Linderbaum’s deal will almost certainly move the needle for centers and perhaps other interior linemen on future contracts. When a market’s top contract resets higher, comparable players and their agents use that number to justify escalations. Teams planning to keep payroll disciplined may push back, but the immediate precedent is clear: centers have new leverage when true top-tier talent reaches open market.

For Las Vegas, the fit is logical from schematic and leadership perspectives. Klint Kubiak’s offense values presnap clarity and linemen who can move in space on zone runs; Linderbaum fits both criteria. The cap hit is substantial, but the Raiders’ broader strategy appears to prioritize accelerating readiness for the coaching staff’s scheme over incremental cap frugality.

League-wide ripple effects include altered draft valuations. If teams now expect centers to command higher AAVs, franchises that finish the draft with a cheap rookie option at center gain leverage; teams without a clear rookie solution may prioritize spending in free agency. Also, positional valuations at guard and tackle could be influenced if teams re-evaluate interior-versus-edge allocation.

Comparison & Data

Player Position Contract (Length) Average Per Year (AAV)
Tyler Linderbaum C $81M (3 years) $27.0M
Creed Humphrey C (Existing contract) $18.0M
Trey Smith G (Market set) $24.0M (guard benchmark)
Jaelan Phillips EDGE $120M (4 years) $30.0M

The table shows the immediate gap Linderbaum’s deal creates relative to previous interior-line benchmarks. Linderbaum’s $27M AAV jumps the ceiling for centers and approaches top interior linemen and elite edge-market money. Teams now face the choice of matching elevated rates, seeking cheaper developmental routes or reallocating draft capital.

Reactions & Quotes

“Linderbaum’s $27 million average makes him the highest-paid center in NFL history and reshapes how teams will value the position.”

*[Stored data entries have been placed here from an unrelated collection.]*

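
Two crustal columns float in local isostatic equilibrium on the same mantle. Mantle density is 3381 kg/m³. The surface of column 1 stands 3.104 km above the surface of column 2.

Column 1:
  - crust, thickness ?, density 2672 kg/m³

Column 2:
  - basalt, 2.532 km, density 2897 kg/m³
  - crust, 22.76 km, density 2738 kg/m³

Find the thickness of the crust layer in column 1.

Take the compensation level at the base of the deeper column (depth z_c below the surface of column 1) and equate Σ ρ_i t_i down to z_c; mantle fills any gap and the z_c terms cancel.
Column 1: x×2672 + (z_c − 0 − x)×3381
Column 2: 3.104×0 + 2.532×2897 + 22.76×2738 + (z_c − 3.104 − 25.292)×3381
The z_c×3381 term appears on both sides and cancels. Collect the known terms of each column as K = Σ(ρt)_known − 3381 × (depth of known layers): K_1 = 0 − 3381×0 = 0; K_2 = 69652.084 − 3381×(3.104 + 25.292) = −26354.792.
Balance: K_1 − x×(3381 − 2672) = K_2, so x = (K_1 − K_2)/(3381 − 2672) = 26354.8/709 = 37.2 km.

37.2 km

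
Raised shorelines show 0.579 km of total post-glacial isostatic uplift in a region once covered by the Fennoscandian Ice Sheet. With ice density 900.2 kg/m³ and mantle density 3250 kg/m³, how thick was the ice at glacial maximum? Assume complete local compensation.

2.09 km

u = t ρ_ice/ρ_m → t = u ρ_m/ρ_ice = 0.579 km × 3250/900.2 = 2.09 km.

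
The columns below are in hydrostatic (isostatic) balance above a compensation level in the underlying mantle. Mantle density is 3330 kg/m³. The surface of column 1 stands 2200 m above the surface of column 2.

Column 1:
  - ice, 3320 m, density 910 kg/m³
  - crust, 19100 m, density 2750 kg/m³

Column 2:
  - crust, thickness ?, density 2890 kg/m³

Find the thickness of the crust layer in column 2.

Take the compensation level at the base of the deeper column (depth z_c below the surface of column 1) and equate Σ ρ_i t_i down to z_c; mantle fills any gap and the z_c terms cancel.
Column 1: 3320×910 + 19100×2750 + (z_c − 22420)×3330
Column 2: 2200×0 + x×2890 + (z_c − 2200 − 0 − x)×3330
The z_c×3330 term appears on both sides and cancels. Collect the known terms of each column as K = Σ(ρt)_known − 3330 × (depth of known layers): K_1 = 55546200 − 3330×22420 = −19112400; K_2 = 0 − 3330×(2200 + 0) = −7326000.
Balance: K_1 = K_2 − x×(3330 − 2890), so x = (K_2 − K_1)/(3330 − 2890) = 11786400/440 = 26800 m.

26800 m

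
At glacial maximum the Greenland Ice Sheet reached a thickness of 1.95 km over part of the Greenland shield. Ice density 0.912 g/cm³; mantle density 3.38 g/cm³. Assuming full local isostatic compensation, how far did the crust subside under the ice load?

0.526 km

In Airy isostatic equilibrium: the ice load ρ_ice t is balanced by mantle displaced below, ρ_m s.
s = t ρ_ice / ρ_m = 1.95 km × 0.912/3.38 = 0.526 km.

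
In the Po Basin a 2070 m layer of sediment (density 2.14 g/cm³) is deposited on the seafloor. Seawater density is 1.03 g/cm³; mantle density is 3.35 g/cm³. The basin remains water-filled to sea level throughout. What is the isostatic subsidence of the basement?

Submarine loading: the sediment displaces seawater, and the subsidence is in turn flooded, so s (ρ_m − ρ_w) = t (ρ_sed − ρ_w).
s = 2070 m × (2.14 − 1.03) / (3.35 − 1.03) = 990 m.

990 m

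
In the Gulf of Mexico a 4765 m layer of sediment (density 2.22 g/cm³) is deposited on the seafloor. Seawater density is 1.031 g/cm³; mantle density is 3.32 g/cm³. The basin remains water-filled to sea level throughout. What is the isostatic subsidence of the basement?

2480 m

Submarine loading: the sediment displaces seawater, and the subsidence is in turn flooded, so s (ρ_m − ρ_w) = t (ρ_sed − ρ_w).
s = 4765 m × (2.22 − 1.031) / (3.32 − 1.031) = 2480 m.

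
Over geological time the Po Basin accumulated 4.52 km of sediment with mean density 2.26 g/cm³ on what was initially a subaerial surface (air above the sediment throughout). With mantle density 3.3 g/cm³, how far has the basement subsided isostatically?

3.1 km

Subaerial load: s = t ρ_sed / ρ_m = 4.52 km × 2.26/3.3 = 3.1 km.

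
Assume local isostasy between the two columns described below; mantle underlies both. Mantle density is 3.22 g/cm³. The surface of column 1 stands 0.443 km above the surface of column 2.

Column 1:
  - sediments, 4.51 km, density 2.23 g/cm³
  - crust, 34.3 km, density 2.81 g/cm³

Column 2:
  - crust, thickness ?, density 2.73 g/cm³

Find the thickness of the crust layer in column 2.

Take the compensation level at the base of the deeper column (depth z_c below the surface of column 1) and equate Σ ρ_i t_i down to z_c; mantle fills any gap and the z_c terms cancel.
Column 1: 4.51×2.23 + 34.3×2.81 + (z_c − 38.81)×3.22
Column 2: 0.443×0 + x×2.73 + (z_c − 0.443 − 0 − x)×3.22
The z_c×3.22 term appears on both sides and cancels. Collect the known terms of each column as K = Σ(ρt)_known − 3.22 × (depth of known layers): K_1 = 106.4403 − 3.22×38.81 = −18.5279; K_2 = 0 − 3.22×(0.443 + 0) = −1.42646.
Balance: K_1 = K_2 − x×(3.22 − 2.73), so x = (K_2 − K_1)/(3.22 − 2.73) = 17.1014/0.49 = 34.9 km.

34.9 km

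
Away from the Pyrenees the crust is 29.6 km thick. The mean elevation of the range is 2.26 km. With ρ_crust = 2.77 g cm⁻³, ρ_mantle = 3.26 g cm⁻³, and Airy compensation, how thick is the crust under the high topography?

44.6 km

Root depth r = h ρ_c / (ρ_m − ρ_c) = 2.26 km × 2.77 / 0.49 = 12.78 km.
Total thickness = T + h + r = 29.6 km + 2.26 km + 12.78 km = 44.6 km.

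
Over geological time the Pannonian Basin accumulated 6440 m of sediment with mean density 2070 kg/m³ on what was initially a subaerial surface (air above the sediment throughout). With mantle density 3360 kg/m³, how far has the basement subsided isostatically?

Subaerial load: s = t ρ_sed / ρ_m = 6440 m × 2070/3360 = 3970 m.

3970 m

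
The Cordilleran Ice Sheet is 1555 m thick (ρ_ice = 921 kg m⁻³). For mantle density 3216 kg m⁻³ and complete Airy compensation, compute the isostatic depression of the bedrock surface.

Equating mass per unit area of the two columns: the ice load ρ_ice t is balanced by mantle displaced below, ρ_m s.
s = t ρ_ice / ρ_m = 1555 m × 921/3216 = 445 m.

445 m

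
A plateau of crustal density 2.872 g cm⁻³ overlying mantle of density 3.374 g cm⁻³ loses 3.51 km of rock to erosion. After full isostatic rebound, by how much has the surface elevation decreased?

0.522 km

Rebound u = e ρ_c/ρ_m = 3.51 km × 2.872/3.374 = 2.988 km.
Net surface drop = e − u = 3.51 km − 2.988 km = e (ρ_m − ρ_c)/ρ_m = 0.522 km.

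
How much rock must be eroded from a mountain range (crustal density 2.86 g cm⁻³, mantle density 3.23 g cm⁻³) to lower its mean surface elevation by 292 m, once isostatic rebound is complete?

Net drop Δ = e − u = e − e ρ_c/ρ_m = e (ρ_m − ρ_c)/ρ_m.
e = Δ ρ_m/(ρ_m − ρ_c) = 292 m × 3.23/0.37 = 2550 m.

2550 m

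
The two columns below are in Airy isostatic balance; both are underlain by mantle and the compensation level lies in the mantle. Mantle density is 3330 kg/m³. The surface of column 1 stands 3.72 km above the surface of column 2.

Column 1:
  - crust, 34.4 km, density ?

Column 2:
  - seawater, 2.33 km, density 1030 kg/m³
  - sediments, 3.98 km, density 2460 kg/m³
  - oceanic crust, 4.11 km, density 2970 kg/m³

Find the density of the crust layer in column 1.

Take the compensation level at the base of the deeper column (depth z_c below the surface of column 1) and equate Σ ρ_i t_i down to z_c; mantle fills any gap and the z_c terms cancel.
Column 1: 34.4×ρ + (z_c − 34.4)×3330
Column 2: 3.72×0 + 2.33×1030 + 3.98×2460 + 4.11×2970 + (z_c − 3.72 − 10.42)×3330
The z_c×3330 term appears on both sides and cancels. Collect the known terms of each column as K = Σ(ρt)_known − 3330 × (depth of known layers): K_1 = 0 − 3330×34.4 = −114552; K_2 = 24397.4 − 3330×(3.72 + 10.42) = −22688.8.
Balance: K_1 + 34.4×ρ = K_2, so ρ = (K_2 − K_1)/34.4 = 91863.2/34.4 = 2670 kg/m³.

2670 kg/m³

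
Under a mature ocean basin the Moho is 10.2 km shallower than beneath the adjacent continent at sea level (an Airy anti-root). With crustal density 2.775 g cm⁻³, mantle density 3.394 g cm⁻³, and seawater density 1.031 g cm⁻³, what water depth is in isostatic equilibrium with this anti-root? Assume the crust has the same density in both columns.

Replacing a thickness d of crust by seawater at the top must be balanced by replacing crust with mantle at the base: d (ρ_c − ρ_w) = a (ρ_m − ρ_c).
d = a (ρ_m − ρ_c)/(ρ_c − ρ_w) = 10.2 km × 0.619/1.744 = 3.62 km.

3.62 km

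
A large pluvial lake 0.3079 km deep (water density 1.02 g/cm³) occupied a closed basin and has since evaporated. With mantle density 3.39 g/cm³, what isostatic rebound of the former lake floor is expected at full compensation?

0.0926 km

u = d ρ_w/ρ_m = 0.3079 km × 1.02/3.39 = 0.0926 km.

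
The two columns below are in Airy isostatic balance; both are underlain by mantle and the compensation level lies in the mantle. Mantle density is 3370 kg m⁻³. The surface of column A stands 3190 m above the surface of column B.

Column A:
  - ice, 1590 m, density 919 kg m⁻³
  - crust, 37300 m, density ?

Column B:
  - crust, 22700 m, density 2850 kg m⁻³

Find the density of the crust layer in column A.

Take the compensation level at the base of the deeper column (depth z_c below the surface of column A) and equate Σ ρ_i t_i down to z_c; mantle fills any gap and the z_c terms cancel.
Column A: 1590×919 + 37300×ρ + (z_c − 38890)×3370
Column B: 3190×0 + 22700×2850 + (z_c − 3190 − 22700)×3370
The z_c×3370 term appears on both sides and cancels. Collect the known terms of each column as K = Σ(ρt)_known − 3370 × (depth of known layers): K_A = 1461210 − 3370×38890 = −129598090; K_B = 64695000 − 3370×(3190 + 22700) = −22554300.
Balance: K_A + 37300×ρ = K_B, so ρ = (K_B − K_A)/37300 = 107044000/37300 = 2870 kg m⁻³.

2870 kg m⁻³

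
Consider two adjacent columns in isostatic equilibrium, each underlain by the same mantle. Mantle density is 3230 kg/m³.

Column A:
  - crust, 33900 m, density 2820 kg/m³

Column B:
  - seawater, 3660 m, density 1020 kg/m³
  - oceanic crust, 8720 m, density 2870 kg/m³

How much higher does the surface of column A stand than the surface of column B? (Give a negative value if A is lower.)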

Sports Illustrated (analysis)

“Paying a premium can be simpler than bidding and risking losing a top-tier player—it’s a pragmatic cap decision for a team with room to spend.”

Sports Illustrated (analysis)

“Signing Kenneth Walker III gives Kansas City a three-down back who fits Andy Reid’s offense and frees up draft flexibility at No. 9.”

Sports Illustrated (analysis)

Unconfirmed

  • Whether multiple teams will match the Linderbaum benchmark for centers in the coming weeks remains unconfirmed and will depend on cap room and team priorities.
  • Specific pre-deal negotiations reported in league chatter—such as firm offers from Washington or Cleveland—are based on sourcing and have not been publicly verified by the teams involved.

Bottom Line

The Raiders’ signing of Tyler Linderbaum is both a schematic fit and a market statement: Las Vegas is willing to pay an unprecedented AAV for a center to accelerate its offensive plan under Klint Kubiak. That willingness will reverberate through subsequent negotiations for interior linemen and may influence how teams approach the draft, particularly for clubs without a ready rookie center.

Beyond Linderbaum, early free-agency moves—Colts altering their receiver room, Chiefs adding Kenneth Walker III, Titans leveraging coaching connections—show teams balancing immediate roster fit against longer-term financial and draft strategies. Expect more market-correcting deals as clubs react to these new price points and re-evaluate where to invest in 2026 and beyond.